Le procédé, qui n’est vraiment avantageux actuellement que
pour l’« intérieur de la ferme », verrait, ainsi amélioré, son
intérêt grandir de façon considérable. Et il faudrait alors lui souhaiter
beaucoup d’avenir dans les fermes françaises. Car j’y vois deux avantages d’importance
générale : il contribuerait d’abord à maintenir la production du fumier,
souvent considérée comme une charge dans les exploitations à cause des dépenses
de main-d’œuvre, production cependant absolument indispensable au maintien de
la fertilité des sols. Agent fertilisant et source d’énergie, le fumier
deviendrait doublement précieux. Ensuite, dans la mesure de son utilisation, il
assurerait l’indépendance des exploitations : la mécanisation croissante
de l’agriculture rend de plus en plus la France, non productrice de pétrole,
tributaire de l’étranger pour l’énergie, et c’est là un immense danger que ce
nouveau procédé peut contribuer à écarter.

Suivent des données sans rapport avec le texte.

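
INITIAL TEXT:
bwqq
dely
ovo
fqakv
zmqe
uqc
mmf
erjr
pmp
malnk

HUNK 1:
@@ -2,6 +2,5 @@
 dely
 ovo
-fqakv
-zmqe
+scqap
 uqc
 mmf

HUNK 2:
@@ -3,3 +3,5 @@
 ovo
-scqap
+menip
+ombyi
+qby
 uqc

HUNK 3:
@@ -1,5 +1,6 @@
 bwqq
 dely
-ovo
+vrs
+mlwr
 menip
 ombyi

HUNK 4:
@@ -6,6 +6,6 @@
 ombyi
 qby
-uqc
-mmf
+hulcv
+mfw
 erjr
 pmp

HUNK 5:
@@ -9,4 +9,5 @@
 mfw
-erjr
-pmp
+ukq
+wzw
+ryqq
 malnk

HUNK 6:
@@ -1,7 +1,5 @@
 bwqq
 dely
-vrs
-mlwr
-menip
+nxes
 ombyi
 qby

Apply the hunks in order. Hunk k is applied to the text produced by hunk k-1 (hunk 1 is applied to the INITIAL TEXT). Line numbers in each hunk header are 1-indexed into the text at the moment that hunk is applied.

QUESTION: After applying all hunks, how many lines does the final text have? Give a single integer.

Hunk 1: at line 2 remove [fqakv,zmqe] add [scqap] -> 9 lines: bwqq dely ovo scqap uqc mmf erjr pmp malnk
Hunk 2: at line 3 remove [scqap] add [menip,ombyi,qby] -> 11 lines: bwqq dely ovo menip ombyi qby uqc mmf erjr pmp malnk
Hunk 3: at line 1 remove [ovo] add [vrs,mlwr] -> 12 lines: bwqq dely vrs mlwr menip ombyi qby uqc mmf erjr pmp malnk
Hunk 4: at line 6 remove [uqc,mmf] add [hulcv,mfw] -> 12 lines: bwqq dely vrs mlwr menip ombyi qby hulcv mfw erjr pmp malnk
Hunk 5: at line 9 remove [erjr,pmp] add [ukq,wzw,ryqq] -> 13 lines: bwqq dely vrs mlwr menip ombyi qby hulcv mfw ukq wzw ryqq malnk
Hunk 6: at line 1 remove [vrs,mlwr,menip] add [nxes] -> 11 lines: bwqq dely nxes ombyi qby hulcv mfw ukq wzw ryqq malnk
Final line count: 11

Answer: 11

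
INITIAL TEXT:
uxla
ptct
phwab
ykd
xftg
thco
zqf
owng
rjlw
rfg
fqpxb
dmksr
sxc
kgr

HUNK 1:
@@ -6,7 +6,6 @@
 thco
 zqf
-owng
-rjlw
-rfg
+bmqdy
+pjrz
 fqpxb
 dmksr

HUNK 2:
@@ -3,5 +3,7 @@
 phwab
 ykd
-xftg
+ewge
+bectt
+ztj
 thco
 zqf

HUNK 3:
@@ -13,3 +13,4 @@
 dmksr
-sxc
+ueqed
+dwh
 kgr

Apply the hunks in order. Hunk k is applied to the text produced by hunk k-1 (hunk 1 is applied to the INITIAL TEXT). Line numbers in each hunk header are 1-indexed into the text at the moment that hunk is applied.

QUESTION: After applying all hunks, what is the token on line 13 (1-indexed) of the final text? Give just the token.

Answer: dmksr

Derivation:
Hunk 1: at line 6 remove [owng,rjlw,rfg] add [bmqdy,pjrz] -> 13 lines: uxla ptct phwab ykd xftg thco zqf bmqdy pjrz fqpxb dmksr sxc kgr
Hunk 2: at line 3 remove [xftg] add [ewge,bectt,ztj] -> 15 lines: uxla ptct phwab ykd ewge bectt ztj thco zqf bmqdy pjrz fqpxb dmksr sxc kgr
Hunk 3: at line 13 remove [sxc] add [ueqed,dwh] -> 16 lines: uxla ptct phwab ykd ewge bectt ztj thco zqf bmqdy pjrz fqpxb dmksr ueqed dwh kgr
Final line 13: dmksr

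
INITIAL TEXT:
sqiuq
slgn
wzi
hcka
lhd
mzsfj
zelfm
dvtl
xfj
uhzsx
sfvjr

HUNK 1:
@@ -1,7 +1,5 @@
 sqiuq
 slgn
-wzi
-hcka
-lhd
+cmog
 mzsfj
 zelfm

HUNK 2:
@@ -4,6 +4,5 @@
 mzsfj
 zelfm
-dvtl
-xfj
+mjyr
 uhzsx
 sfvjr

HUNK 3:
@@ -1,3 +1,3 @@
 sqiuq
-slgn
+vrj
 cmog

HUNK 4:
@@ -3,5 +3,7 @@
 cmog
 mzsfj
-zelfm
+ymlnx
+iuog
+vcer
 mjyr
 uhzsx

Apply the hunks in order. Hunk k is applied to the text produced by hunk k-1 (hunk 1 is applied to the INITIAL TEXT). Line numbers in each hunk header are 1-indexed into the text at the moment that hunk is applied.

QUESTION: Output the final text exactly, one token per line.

Hunk 1: at line 1 remove [wzi,hcka,lhd] add [cmog] -> 9 lines: sqiuq slgn cmog mzsfj zelfm dvtl xfj uhzsx sfvjr
Hunk 2: at line 4 remove [dvtl,xfj] add [mjyr] -> 8 lines: sqiuq slgn cmog mzsfj zelfm mjyr uhzsx sfvjr
Hunk 3: at line 1 remove [slgn] add [vrj] -> 8 lines: sqiuq vrj cmog mzsfj zelfm mjyr uhzsx sfvjr
Hunk 4: at line 3 remove [zelfm] add [ymlnx,iuog,vcer] -> 10 lines: sqiuq vrj cmog mzsfj ymlnx iuog vcer mjyr uhzsx sfvjr

Answer: sqiuq
vrj
cmog
mzsfj
ymlnx
iuog
vcer
mjyr
uhzsx
sfvjr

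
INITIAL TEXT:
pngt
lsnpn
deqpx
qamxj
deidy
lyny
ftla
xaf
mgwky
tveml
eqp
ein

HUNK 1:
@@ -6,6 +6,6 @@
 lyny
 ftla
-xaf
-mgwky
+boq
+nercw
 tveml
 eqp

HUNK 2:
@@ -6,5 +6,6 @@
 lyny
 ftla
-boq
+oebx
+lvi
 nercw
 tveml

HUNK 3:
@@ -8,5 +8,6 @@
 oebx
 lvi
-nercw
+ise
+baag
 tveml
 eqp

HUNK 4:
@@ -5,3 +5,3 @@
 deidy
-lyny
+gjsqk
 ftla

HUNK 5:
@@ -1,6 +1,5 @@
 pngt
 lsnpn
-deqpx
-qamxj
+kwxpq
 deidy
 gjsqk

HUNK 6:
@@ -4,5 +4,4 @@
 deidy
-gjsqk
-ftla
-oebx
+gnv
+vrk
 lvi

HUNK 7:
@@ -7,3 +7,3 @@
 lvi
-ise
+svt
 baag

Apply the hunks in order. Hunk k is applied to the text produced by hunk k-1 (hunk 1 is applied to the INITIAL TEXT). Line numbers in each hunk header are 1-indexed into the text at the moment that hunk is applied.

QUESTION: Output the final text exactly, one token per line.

Hunk 1: at line 6 remove [xaf,mgwky] add [boq,nercw] -> 12 lines: pngt lsnpn deqpx qamxj deidy lyny ftla boq nercw tveml eqp ein
Hunk 2: at line 6 remove [boq] add [oebx,lvi] -> 13 lines: pngt lsnpn deqpx qamxj deidy lyny ftla oebx lvi nercw tveml eqp ein
Hunk 3: at line 8 remove [nercw] add [ise,baag] -> 14 lines: pngt lsnpn deqpx qamxj deidy lyny ftla oebx lvi ise baag tveml eqp ein
Hunk 4: at line 5 remove [lyny] add [gjsqk] -> 14 lines: pngt lsnpn deqpx qamxj deidy gjsqk ftla oebx lvi ise baag tveml eqp ein
Hunk 5: at line 1 remove [deqpx,qamxj] add [kwxpq] -> 13 lines: pngt lsnpn kwxpq deidy gjsqk ftla oebx lvi ise baag tveml eqp ein
Hunk 6: at line 4 remove [gjsqk,ftla,oebx] add [gnv,vrk] -> 12 lines: pngt lsnpn kwxpq deidy gnv vrk lvi ise baag tveml eqp ein
Hunk 7: at line 7 remove [ise] add [svt] -> 12 lines: pngt lsnpn kwxpq deidy gnv vrk lvi svt baag tveml eqp ein

Answer: pngt
lsnpn
kwxpq
deidy
gnv
vrk
lvi
svt
baag
tveml
eqp
ein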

Ajoutons, pour mémoire, que certains ont reproché au procédé
d’être dangereux, à cause du caractère détonant du méthane : ce gaz n’est
autre, en effet, que le « grisou » des mines. En fait, si le procédé
est appliqué correctement et si l’on se conforme aux instructions données par
les constructeurs, il n’y a pas plus de danger qu’à utiliser l’essence ou le
gaz d’éclairage.
J. P.
(1) Voir Le Chasseur Français d’octobre 1949.